Not on his bike, anyway.

It was that helicopter, that goddamn whirlybird. It was after him, and fast as Brian Flagg was on his Indian bike, it was much faster.

Its searchlight caught him once, but Brian pulled a neat evasive maneuver, heading off to the west of Morgan City.

Besides, he had an idea.

He knew where he was going now, and he ate up the distance quickly, the helicopter still on his tail.

The aqueduct was up there, in the foothills. Yeah, he thought, pushing the engine hard, praying it didn’t quit on him. When he reached the aqueduct, he rolled down into the concrete riverbed.

The helicopter swept past, searching, searching.

Gotta hide the bike, he thought, cutting the engine, laying the machine down in a pile of reeds.

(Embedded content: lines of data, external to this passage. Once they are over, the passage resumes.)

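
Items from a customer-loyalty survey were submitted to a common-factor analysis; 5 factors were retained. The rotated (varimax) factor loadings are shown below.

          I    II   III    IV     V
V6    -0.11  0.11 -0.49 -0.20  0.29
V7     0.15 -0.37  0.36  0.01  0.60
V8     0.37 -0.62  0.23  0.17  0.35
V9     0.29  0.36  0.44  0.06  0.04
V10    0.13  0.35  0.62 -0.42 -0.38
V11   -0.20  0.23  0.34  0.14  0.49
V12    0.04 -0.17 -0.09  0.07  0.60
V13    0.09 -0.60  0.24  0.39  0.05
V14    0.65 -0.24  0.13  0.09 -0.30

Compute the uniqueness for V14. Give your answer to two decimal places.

h² = 0.65² + (-0.24)² + 0.13² + 0.09² + (-0.30)² = 0.4225 + 0.0576 + 0.0169 + 0.0081 + 0.0900 = 0.5951
Uniqueness u² = 1 − h² = 1 − 0.5951 = 0.4049

0.40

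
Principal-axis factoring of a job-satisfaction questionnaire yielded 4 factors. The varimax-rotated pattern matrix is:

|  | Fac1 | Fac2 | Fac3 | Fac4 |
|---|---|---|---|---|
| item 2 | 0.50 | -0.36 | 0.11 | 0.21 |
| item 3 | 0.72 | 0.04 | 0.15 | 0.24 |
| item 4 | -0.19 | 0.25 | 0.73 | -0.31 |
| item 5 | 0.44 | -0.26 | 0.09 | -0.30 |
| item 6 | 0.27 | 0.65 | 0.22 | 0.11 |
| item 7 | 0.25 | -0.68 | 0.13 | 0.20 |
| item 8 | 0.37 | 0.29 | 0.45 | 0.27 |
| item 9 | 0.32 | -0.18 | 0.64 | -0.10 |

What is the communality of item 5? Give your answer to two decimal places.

h² = 0.44² + (-0.26)² + 0.09² + (-0.30)² = 0.1936 + 0.0676 + 0.0081 + 0.0900 = 0.3593

0.36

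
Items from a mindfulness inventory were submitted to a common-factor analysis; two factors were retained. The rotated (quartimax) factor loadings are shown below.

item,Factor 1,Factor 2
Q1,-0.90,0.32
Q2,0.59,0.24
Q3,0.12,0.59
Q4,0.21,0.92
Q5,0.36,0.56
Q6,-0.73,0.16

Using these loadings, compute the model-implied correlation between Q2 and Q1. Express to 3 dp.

-0.454

r̂ = Σ λ_i·λ_j across factors = (0.59)(-0.90) + (0.24)(0.32)
  = -0.5310 +0.0768 = -0.4542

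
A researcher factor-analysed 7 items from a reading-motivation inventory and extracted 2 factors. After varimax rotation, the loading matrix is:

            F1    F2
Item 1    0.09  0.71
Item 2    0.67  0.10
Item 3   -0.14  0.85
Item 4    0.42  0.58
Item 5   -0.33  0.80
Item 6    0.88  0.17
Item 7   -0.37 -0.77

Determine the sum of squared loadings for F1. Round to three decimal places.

1.673

SS loadings for F1 = 0.09² + 0.67² + (-0.14)² + 0.42² + (-0.33)² + 0.88² + (-0.37)² = 0.0081 + 0.4489 + 0.0196 + 0.1764 + 0.1089 + 0.7744 + 0.1369 = 1.6732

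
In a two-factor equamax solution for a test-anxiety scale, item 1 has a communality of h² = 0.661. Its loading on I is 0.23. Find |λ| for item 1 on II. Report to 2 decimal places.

Under orthogonal rotation h² = Σλ², so λ_II² = h² − (0.0529) = 0.661 − 0.0529 = 0.6081.
|λ| = √0.6081 = 0.7798.

0.78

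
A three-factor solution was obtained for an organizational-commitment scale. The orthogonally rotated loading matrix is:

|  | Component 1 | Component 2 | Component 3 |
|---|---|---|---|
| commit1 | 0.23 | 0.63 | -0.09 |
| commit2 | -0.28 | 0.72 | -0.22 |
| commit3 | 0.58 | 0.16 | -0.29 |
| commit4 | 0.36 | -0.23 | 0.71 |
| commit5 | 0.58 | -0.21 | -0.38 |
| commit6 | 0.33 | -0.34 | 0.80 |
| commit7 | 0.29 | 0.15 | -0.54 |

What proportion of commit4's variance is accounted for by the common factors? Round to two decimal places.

0.69

h² = 0.36² + (-0.23)² + 0.71² = 0.1296 + 0.0529 + 0.5041 = 0.6866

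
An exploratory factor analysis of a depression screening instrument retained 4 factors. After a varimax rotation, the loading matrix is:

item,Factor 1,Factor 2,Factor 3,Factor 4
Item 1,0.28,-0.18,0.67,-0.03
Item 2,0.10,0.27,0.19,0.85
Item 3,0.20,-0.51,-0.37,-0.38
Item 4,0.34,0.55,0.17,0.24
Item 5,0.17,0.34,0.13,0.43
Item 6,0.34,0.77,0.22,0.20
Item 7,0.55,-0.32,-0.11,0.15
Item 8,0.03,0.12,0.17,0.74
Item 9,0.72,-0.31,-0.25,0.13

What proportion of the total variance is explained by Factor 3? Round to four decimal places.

SS loadings for Factor 3 = 0.67² + 0.19² + (-0.37)² + 0.17² + 0.13² + 0.22² + (-0.11)² + 0.17² + (-0.25)² = 0.8196
Proportion of variance = 0.8196 / 9 = 0.0911.

0.0911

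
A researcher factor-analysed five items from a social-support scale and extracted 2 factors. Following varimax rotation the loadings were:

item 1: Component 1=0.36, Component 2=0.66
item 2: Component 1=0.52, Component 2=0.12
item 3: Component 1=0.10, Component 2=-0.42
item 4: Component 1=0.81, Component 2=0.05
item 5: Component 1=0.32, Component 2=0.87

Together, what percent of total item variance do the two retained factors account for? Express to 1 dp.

SS loadings by factor: 1.1685, 1.3858; total = 2.5543.
Total variance with 5 standardized items is 5, so the solution explains 2.5543/5 = 0.5109 = 51.09%.

51.1%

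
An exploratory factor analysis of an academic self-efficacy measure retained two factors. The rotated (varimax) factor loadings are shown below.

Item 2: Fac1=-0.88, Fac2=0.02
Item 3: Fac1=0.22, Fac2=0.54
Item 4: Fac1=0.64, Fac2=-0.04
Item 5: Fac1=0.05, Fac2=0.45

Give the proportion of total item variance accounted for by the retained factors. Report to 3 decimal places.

0.433

Communalities: 0.7748, 0.3400, 0.4112, 0.2050; Σh² = 1.7310.
Total variance with 4 standardized items is 4, so the solution explains 1.7310/4 = 0.4327.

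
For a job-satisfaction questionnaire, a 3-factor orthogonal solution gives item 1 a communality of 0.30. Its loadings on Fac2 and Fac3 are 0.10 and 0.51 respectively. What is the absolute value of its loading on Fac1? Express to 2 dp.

Under orthogonal rotation h² = Σλ², so λ_Fac1² = h² − (0.2701) = 0.30 − 0.2701 = 0.0299.
|λ| = √0.0299 = 0.1729.

0.17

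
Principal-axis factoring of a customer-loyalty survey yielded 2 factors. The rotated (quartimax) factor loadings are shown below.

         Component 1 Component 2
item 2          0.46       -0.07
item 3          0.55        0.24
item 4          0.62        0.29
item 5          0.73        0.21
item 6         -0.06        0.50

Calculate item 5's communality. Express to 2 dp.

0.58

h² = 0.73² + 0.21² = 0.5329 + 0.0441 = 0.5770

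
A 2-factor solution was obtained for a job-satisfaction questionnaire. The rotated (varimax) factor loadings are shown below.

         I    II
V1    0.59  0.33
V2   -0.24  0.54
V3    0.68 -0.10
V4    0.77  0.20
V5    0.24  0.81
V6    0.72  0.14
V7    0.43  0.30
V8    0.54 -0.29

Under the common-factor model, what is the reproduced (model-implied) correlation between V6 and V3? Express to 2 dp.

r̂ = Σ λ_i·λ_j across factors = (0.72)(0.68) + (0.14)(-0.10)
  = +0.4896 -0.0140 = 0.4756

0.48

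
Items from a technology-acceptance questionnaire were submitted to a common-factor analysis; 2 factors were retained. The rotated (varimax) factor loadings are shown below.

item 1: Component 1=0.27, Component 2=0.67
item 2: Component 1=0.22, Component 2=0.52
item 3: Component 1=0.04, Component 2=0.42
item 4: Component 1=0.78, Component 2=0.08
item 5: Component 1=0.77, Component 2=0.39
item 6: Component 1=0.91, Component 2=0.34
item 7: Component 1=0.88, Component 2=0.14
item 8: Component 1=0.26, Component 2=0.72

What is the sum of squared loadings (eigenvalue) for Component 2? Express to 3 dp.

1.708

SS loadings for Component 2 = 0.67² + 0.52² + 0.42² + 0.08² + 0.39² + 0.34² + 0.14² + 0.72² = 0.4489 + 0.2704 + 0.1764 + 0.0064 + 0.1521 + 0.1156 + 0.0196 + 0.5184 = 1.7078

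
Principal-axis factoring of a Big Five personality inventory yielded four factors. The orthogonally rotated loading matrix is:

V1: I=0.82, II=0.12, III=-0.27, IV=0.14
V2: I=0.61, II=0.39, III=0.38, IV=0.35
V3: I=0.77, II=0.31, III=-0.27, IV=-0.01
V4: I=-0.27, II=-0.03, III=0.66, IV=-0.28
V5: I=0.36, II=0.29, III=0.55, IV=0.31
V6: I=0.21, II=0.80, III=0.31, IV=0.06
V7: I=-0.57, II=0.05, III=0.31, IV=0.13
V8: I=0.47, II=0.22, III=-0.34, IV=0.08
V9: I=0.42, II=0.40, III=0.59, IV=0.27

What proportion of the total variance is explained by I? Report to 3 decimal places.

0.290

SS loadings for I = 0.82² + 0.61² + 0.77² + (-0.27)² + 0.36² + 0.21² + (-0.57)² + 0.47² + 0.42² = 2.6062
Proportion of variance = 2.6062 / 9 = 0.2896.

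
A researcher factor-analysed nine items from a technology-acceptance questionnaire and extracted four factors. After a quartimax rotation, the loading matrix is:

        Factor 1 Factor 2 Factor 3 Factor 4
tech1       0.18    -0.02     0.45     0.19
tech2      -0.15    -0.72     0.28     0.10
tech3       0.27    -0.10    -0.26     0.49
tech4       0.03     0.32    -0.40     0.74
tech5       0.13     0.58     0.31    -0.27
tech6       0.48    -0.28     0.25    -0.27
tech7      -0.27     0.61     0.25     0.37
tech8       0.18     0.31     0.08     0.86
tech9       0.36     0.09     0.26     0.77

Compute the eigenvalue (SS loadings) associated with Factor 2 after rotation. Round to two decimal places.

1.52

SS loadings for Factor 2 = (-0.02)² + (-0.72)² + (-0.10)² + 0.32² + 0.58² + (-0.28)² + 0.61² + 0.31² + 0.09² = 0.0004 + 0.5184 + 0.0100 + 0.1024 + 0.3364 + 0.0784 + 0.3721 + 0.0961 + 0.0081 = 1.5223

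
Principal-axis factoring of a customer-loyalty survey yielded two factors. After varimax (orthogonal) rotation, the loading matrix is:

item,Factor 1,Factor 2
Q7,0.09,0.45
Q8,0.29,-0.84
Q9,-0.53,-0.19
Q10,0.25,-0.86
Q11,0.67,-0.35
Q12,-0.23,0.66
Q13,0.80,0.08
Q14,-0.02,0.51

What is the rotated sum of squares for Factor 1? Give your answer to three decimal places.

SS loadings for Factor 1 = 0.09² + 0.29² + (-0.53)² + 0.25² + 0.67² + (-0.23)² + 0.80² + (-0.02)² = 0.0081 + 0.0841 + 0.2809 + 0.0625 + 0.4489 + 0.0529 + 0.6400 + 0.0004 = 1.5778

1.578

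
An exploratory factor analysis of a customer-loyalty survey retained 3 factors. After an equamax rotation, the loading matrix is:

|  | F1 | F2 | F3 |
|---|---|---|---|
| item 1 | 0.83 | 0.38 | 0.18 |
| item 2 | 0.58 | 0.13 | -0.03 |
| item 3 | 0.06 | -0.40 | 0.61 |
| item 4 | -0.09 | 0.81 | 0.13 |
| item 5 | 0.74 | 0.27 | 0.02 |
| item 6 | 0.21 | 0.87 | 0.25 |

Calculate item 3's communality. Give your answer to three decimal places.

h² = 0.06² + (-0.40)² + 0.61² = 0.0036 + 0.1600 + 0.3721 = 0.5357

0.536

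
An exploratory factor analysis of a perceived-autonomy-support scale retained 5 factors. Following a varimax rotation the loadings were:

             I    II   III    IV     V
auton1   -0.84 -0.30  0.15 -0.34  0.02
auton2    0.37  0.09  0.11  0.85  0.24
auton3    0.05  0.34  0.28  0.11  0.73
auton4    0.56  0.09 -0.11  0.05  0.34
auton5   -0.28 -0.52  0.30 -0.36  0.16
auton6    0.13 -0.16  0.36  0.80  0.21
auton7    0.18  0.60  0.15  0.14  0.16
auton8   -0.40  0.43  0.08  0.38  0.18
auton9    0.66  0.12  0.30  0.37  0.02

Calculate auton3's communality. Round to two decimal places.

0.74

h² = 0.05² + 0.34² + 0.28² + 0.11² + 0.73² = 0.0025 + 0.1156 + 0.0784 + 0.0121 + 0.5329 = 0.7415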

Then, dodging the probing searchlight, he splashed up through the trickle in the concrete riverbed, up to the dark cave of the entrance. He crouched down in the shadows by the huge round pipe.

In the spring when the snows in the mountains melted, Morgan City would have floated away but for the system of aqueducts which dealt with the runoff, and were linked with the town’s sewers.

The helicopter zoomed past, but it kept on going, giving no indication of having found him.

Good.

Brian Flagg looked into the darkness of the aqueduct pipe.